Internet History
Where what is now
The washroom and mop sink
There was the very first
Computer room that actually
Had internet for anyone an
Undiscovered hinterland for
The slender sloping boy and the
Girl from chemistry class
With the pins and badges
That, no, weren’t hip then
Just little flags on the
Battleship of sadness
A weird thing was that
As they peered into their
Portals to the beyond and
A cousin in Portland
Typing their phone calls
And letters into the light
They laughed out loud
At the Funny Ha Ha
Even though it was also
Totally Funny Strange
Now the University does
Not pay for your device
You are supposed to laugh
On your own account
In the Renaissance
When books were first
Available for normal men
Not monks or kings
No one quite knew yet
How to read silently
It took a long time to
Learn not to read aloud*
To think the words
Inside your own head
Somewhere in the late
1990s it must have been
A bunch of kids had to
Learn not to laugh
Now you see the silent
Heads nodding silently
Sitting on the floor with a
Cell outside the washroom
Where the World Wide Web
Was once wondrous and wild
–Ticky Kennedy
Poet in Residence
SchoolNewsToday.com
NOTE
*“For centuries, Europeans who could read did so aloud.
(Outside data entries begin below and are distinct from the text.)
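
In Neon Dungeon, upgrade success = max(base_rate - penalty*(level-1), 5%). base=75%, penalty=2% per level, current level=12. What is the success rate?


raw_rate = 75 - 2 * (12 - 1)
= 75 - 2 * 11
= 75 - 22
= 53
Apply floor: max(53, 5) = 53%

53%


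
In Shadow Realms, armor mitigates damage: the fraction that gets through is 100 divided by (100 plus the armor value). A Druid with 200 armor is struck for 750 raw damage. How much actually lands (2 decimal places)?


actual = 750 * 100 / (100 + 200)
= 750 * 100 / 300
= 75000 / 300
= 250.00

250.00 damage


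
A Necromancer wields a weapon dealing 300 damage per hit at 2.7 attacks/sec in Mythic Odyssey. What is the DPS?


DPS = damage * attack_speed
= 300 * 2.7
= 810.0

810.0 DPS


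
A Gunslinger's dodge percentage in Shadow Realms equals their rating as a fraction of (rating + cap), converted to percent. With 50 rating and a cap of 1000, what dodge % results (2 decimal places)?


dodge% = 50 / (50 + 1000) * 100
= 50 / 1050 * 100
= 0.047619 * 100
= 4.76%

4.76%


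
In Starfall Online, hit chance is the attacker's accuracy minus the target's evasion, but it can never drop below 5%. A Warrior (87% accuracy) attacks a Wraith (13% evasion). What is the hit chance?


accuracy - evasion = 87 - 13 = 74
Apply floor: max(74, 5) = 74
Hit chance = 74%

74%


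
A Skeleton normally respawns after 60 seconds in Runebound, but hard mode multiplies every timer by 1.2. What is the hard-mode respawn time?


Respawn time = base * multiplier
= 60 * 1.2
= 72.0 seconds

72.0 seconds


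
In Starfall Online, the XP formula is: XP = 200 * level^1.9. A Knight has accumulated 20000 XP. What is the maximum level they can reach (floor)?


XP = 200 * level^1.9, so level = (XP / 200)^(1/1.9)
= (20000 / 200)^(1/1.9)
= 100.0^0.5263
= 11.2884
Floor: level = 11

level 11


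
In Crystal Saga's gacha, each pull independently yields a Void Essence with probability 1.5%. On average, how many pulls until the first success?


Expected pulls for a geometric distribution = 1/p = 100 / rate%
= 100 / 1.5
= 66.67

66.67 pulls


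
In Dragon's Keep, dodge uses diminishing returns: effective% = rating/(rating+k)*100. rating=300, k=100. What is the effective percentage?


effective% = rating / (rating + k) * 100
= 300 / (300 + 100) * 100
= 300 / 400 * 100
= 0.75 * 100
= 75.00%

75.00%


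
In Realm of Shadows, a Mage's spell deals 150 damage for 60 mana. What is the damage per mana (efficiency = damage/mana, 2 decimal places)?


Efficiency = damage / mana
= 150 / 60
= 2.50

2.50 dmg/mana


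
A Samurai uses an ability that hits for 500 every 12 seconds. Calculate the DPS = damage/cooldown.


DPS = damage / cooldown
= 500 / 12
= 41.67

41.67 DPS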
The ancient Greeks read their texts aloud. So did the monks of Europe’s dark ages. But by the 17th century, reading society in Europe had changed drastically. Text technologies, like moveable type, and the rise of vernacular writing helped usher in the practice we cherish today: taking in words without saying them aloud, letting them build a world in our heads.” Thu-Huong Ha, “The Beginning of Silent Reading Changed Westerners’ Inner Life.”